A: This is a not-uncommon problem with houseplants. The issue here involves salt – several kinds of salt.
Our water supply is potable and safe, but tap water has many dissolved salts and solids. Most of the time, these are perfectly harmless, or even beneficial. But when houseplants are watered while sitting in saucers, which is common to prevent damage to furniture and floors, that water doesn’t go anywhere until the plant either drinks it all or the water evaporates away, leaving all the dissolved solids behind.
Again, no problem, until taken to excess!
Once you build up enough salt in the soil, it becomes difficult for the roots of your houseplant to pull water in from the soil. Plants pull water in through osmotic action, and too much salt build-up prevents the plant from doing so. In effect, the plant can be in moist soil and still dry out. Seaweed and oceanside plants that grow in high salt areas have specialized adaptations to help them survive this, but most plants do not.

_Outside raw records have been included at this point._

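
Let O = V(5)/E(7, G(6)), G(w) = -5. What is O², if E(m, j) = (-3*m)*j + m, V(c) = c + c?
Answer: 25/3136 ≈ 0.0079719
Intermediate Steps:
V(c) = 2*c
E(m, j) = m - 3*j*m (E(m, j) = -3*j*m + m = m - 3*j*m)
O = 5/56 (O = (2*5)/((7*(1 - 3*(-5)))) = 10/((7*(1 + 15))) = 10/((7*16)) = 10/112 = 10*(1/112) = 5/56 ≈ 0.089286)
O² = (5/56)² = 25/3136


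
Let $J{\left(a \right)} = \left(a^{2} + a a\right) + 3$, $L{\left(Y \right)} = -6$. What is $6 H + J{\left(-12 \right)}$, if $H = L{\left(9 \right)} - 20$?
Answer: $135$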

The answer, thankfully, is simple. Take your houseplant out of its saucer, either outside or in a sink or tub, and slowly water it. Take your time! A leisurely, thorough watering to dissolve out some of the excess mineral salts and drain them out the bottom holes of the pot will help the situation. This can’t be done entirely in one session. Each week you water for the next month, take the plant to the sink to water, and saturate the root ball and let the excess flow out of the pot.
After you get your salt levels under control, you’ll only have to repeat this process every month or two. For larger plants which are inconvenient to move, simply tip out the saucers or siphon the water out with a handheld wet-dry vacuum.